Close the Door on Elevator Repairs

This is a finished floor after the elevator is installed.

Finished floor.

Elevator doors open and close all the time. As a matter of fact, according to the Elevator History website, every three days, elevators worldwide carry the equivalent of the Earth’s total population. With a global population of 7.4 billion, that’s a lot of elevator trips! And that means there are lots of doors opening and closing.

Mechanically, elevator doors are very reliable, especially when you are considering the total use, but they can, and do, have failures. The good news is that not all problems with the doors means a catastrophic breakdown, and there are some very specific, easy and safe actions you can take if your elevator doors aren’t working as well as they could.

The simple maintenance tips below can help keep the elevator and its doors running smoothly without waiting for the elevator technician to show up. This is especially true if the problems include slow closing doors or doors that are staying open when they are supposed to close.

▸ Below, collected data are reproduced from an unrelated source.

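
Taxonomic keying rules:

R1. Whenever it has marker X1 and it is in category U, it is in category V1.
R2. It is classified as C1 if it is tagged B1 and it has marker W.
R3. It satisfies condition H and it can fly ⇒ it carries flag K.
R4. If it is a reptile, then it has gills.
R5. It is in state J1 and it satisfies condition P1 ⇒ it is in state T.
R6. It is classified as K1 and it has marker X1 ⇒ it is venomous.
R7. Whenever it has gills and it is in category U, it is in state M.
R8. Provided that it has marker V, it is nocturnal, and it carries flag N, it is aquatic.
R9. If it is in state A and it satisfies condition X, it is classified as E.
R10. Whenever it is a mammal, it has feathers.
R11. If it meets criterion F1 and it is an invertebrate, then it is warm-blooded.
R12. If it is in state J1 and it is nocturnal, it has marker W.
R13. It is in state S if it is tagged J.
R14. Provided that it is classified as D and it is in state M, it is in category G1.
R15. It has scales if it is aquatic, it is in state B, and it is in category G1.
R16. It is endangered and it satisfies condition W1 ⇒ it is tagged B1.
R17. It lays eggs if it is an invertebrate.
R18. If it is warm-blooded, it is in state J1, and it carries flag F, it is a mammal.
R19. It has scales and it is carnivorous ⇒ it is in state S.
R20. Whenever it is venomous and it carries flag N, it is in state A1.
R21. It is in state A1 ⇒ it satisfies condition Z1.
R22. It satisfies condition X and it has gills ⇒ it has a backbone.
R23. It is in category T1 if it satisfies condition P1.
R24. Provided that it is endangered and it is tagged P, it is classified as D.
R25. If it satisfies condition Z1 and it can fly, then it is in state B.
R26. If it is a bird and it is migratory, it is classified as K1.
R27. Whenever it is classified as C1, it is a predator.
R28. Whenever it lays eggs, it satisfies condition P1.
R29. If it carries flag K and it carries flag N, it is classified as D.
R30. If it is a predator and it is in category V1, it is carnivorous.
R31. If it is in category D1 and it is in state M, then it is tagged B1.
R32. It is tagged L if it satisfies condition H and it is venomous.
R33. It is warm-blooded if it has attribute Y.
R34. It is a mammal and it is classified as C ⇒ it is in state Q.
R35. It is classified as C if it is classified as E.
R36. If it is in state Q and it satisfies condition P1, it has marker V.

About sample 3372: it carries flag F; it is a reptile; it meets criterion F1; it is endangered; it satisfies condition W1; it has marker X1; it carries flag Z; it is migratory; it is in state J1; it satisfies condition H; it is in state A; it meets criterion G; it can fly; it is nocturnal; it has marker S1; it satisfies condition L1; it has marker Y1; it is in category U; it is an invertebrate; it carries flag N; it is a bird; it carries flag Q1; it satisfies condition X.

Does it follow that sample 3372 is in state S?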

→ Clean the sill plate – The elevator door sill is the usually metallic plate that you step over every time you walk through the doors into the elevator car. What you may not have known is that this is not just a transitional piece of decoration. It is the actual track that the elevator doors slide back and forth on. A small plastic piece on the bottom of the door slides back and forth in the sill track, so a small rock or even heavy dirt build-up can cause the door to become jammed or slowed. The solution is a good cleaning. Use a soft brush or vacuum cleaner to make sure the track is debris free.

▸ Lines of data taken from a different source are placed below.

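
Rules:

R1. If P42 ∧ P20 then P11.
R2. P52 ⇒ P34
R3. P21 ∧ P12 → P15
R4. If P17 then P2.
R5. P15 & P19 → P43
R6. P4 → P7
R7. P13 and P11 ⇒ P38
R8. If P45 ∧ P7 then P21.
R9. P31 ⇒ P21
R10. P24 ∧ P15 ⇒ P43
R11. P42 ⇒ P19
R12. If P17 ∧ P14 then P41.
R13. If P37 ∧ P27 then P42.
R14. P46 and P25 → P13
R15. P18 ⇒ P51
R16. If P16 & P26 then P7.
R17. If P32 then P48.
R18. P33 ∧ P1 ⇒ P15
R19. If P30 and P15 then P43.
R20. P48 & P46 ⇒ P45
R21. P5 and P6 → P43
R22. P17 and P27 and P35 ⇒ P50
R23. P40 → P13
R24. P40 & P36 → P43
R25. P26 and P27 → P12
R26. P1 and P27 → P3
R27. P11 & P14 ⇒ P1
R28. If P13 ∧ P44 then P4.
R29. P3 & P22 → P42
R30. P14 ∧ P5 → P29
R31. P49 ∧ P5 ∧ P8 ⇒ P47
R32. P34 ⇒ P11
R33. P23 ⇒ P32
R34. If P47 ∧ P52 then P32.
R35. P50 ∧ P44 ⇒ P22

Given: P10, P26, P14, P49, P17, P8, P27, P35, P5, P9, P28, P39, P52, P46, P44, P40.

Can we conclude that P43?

P34  (by R2: P52)
P50  (by R22: P17, P27, P35)
P13  (by R23: P40)
P12  (by R25: P26, P27)
P4  (by R28: P13, P44)
P47  (by R31: P49, P5, P8)
P11  (by R32: P34)
P32  (by R34: P47, P52)
P22  (by R35: P50, P44)
P7  (by R6: P4)
P48  (by R17: P32)
P45  (by R20: P48, P46)
P1  (by R27: P11, P14)
P21  (by R8: P45, P7)
P3  (by R26: P1, P27)
P42  (by R29: P3, P22)
P15  (by R3: P21, P12)
P19  (by R11: P42)
P43  (by R5: P15, P19)

Yes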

→ An obstruction is not the only thing to look for in the sill plate. Check for any sticky substances. Many times, because the sill goes unnoticed, building maintenance personnel don’t realize the groove in the sill plate is supposed to be clean. They see a brown goo in the track and think it has always been there or should be there. Especially in high traffic elevators such as hotels, we see tons of soda-pop spilled in the sill. This creates a sticky film that often gums up the works and can impede the door from opening and closing. This is a little harder to clean, but try some soapy water and a mild scouring pad.

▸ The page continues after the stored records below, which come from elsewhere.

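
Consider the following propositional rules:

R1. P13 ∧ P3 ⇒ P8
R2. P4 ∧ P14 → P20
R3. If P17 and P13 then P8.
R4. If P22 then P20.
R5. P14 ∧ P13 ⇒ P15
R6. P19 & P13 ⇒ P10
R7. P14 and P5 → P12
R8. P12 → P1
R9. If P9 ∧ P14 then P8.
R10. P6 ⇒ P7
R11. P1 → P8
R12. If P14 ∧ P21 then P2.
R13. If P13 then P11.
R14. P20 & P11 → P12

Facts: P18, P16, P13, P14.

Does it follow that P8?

No

Forward chaining from the given facts derives: P15, P11.
Rules concluding P8: R1 needs P3; R3 needs P17; R9 needs P9; R11 needs P1 — none of these are established.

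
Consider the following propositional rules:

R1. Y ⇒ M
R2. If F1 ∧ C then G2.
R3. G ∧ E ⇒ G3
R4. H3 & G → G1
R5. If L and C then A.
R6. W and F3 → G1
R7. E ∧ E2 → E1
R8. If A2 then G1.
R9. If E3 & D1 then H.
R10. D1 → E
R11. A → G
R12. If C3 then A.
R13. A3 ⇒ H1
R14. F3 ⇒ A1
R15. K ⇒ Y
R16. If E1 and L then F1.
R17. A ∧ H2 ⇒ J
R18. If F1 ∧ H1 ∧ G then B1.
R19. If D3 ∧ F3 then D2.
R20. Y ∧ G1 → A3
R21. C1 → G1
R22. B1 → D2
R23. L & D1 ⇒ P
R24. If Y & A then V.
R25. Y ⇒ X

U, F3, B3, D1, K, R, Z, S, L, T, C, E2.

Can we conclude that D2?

Forward chaining from the given facts derives: A, E, G, A1, Y, P, V, X, M, G3, E1, F1, G2.
Rules concluding D2: R19 needs D3; R22 needs B1 — none of these are established.

No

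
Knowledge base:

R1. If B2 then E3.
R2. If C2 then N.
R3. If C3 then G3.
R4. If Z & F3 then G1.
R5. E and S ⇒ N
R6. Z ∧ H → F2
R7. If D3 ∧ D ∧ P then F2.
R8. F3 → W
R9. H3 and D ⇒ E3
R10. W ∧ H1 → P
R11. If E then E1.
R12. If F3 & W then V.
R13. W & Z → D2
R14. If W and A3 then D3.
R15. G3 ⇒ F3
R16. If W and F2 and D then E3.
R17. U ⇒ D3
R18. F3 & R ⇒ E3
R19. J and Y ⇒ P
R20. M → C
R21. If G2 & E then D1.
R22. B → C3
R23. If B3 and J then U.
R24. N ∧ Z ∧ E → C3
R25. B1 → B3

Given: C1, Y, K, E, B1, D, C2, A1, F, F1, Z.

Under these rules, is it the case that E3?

Forward chaining from the given facts derives: N, E1, C3, B3, G3, F3, G1, W, V, D2.
Rules concluding E3: R1 needs B2; R9 needs H3; R16 needs F2; R18 needs R — none of these are established.

No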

→ In most elevators today, there are what looks like simple black plastic strips that are on the edge of the door and on the door jamb of the elevator car from the floor to the top of the door. These are more than just a single light beams like the old days. They generate an infrared light curtain that if interrupted by any object, tell the door to open. This is to prevent the door closing on people and reduce injuries. These infrared lights can be interrupted by dirt or wax build-up from the wrong type of cleaning fluid on the infrared sensors, paint or even something just hanging in the way and being blown into the light path. Give the black strips a good cleaning and make sure it is not blocked by anything. Be careful, though! Even heavy scratches can cause a false reading.

Of course, if you are not certain about what should be in the sill track or how to clean the components, call the elevator maintenance team you are contracted with and get a better explanation or schedule an appointment, but a good cleaning can go a long way in the operation of the doors. One thing for sure, we have seen all varieties of obstructions from pen caps and bottle caps to coins and pencils. All can stop the door from proper functioning.

Remember that if you add these cleaning tasks to the monthly building maintenance schedule, it should help keep the doors sliding like they should and close the door on some of the elevator repairs.